I have been body comped going on a million times. There was a period there where I was hoping in a BodPod or DEXA at least every few weeks for student trainings. I have also been bodycomped via MRI and poked and prodded more times than any human should.

Across the board calipers will be low – to the tune of 3 to 5%, especially in training males. This is one of the reason I don’t take any FFMI values based off calipers seriously. I just nod and say good story bro.

MuscleSound is kind of the next level in “pinching” or site measurements as you actually measure the depth of the adipose tissue at seven different sites.

I have always tested very well on any type of caliper measurement between 6 and 8%. I am not 6 or 8% body fat and this is likely because none of these seven sites is my ass. Thus, I was curious to see how MuscleSound compared. It’s similar, as you can see below. We measured me twice and got 8.2 and 8.6%.

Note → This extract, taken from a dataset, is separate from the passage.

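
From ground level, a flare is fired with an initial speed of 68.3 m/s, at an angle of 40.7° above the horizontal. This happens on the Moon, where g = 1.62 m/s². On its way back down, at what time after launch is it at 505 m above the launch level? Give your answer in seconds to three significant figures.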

I would guess on a DEXA I am 11-13%.

That said, I like the ability to visually see fat at different sites over time. The advantage of this type of photo evidence for weight-loss clients could be interesting. Hell, I might not even show them the overall percentage, and just say, “here ate how many mm of adipose tissue you have. Let’s get that down.”

Also, you do not have to be fasting or maintain any type of consistency with timing or fluid intake. These protocols increase subject burden and increase your potential error rates time point to time point. This is huge, as you are only looking at subcutaneous fat and cannot game the system.

The Downsides or Limitations

  1. There is not a ton of peer-reviewed literature yet. There is one study that found it much more precise than calipers, but we need something comparing these measurements to DEXA. Maybe, the Fitness Institute of Texas can take this on?
  2. You don’t get visceral adipose tissue, but to my knowledge the only real way to get this reliably is MRI, perhaps 3D stereovision body imaging will fill this gap.
  3. Right now MuscleSound is about $500 a month. But, this has gone down significantly in recent years, and will likely go down further. Some docs, gyms, and sports performance facilities would likely get their ROI back by charging for bodycomps and glycogen measurements.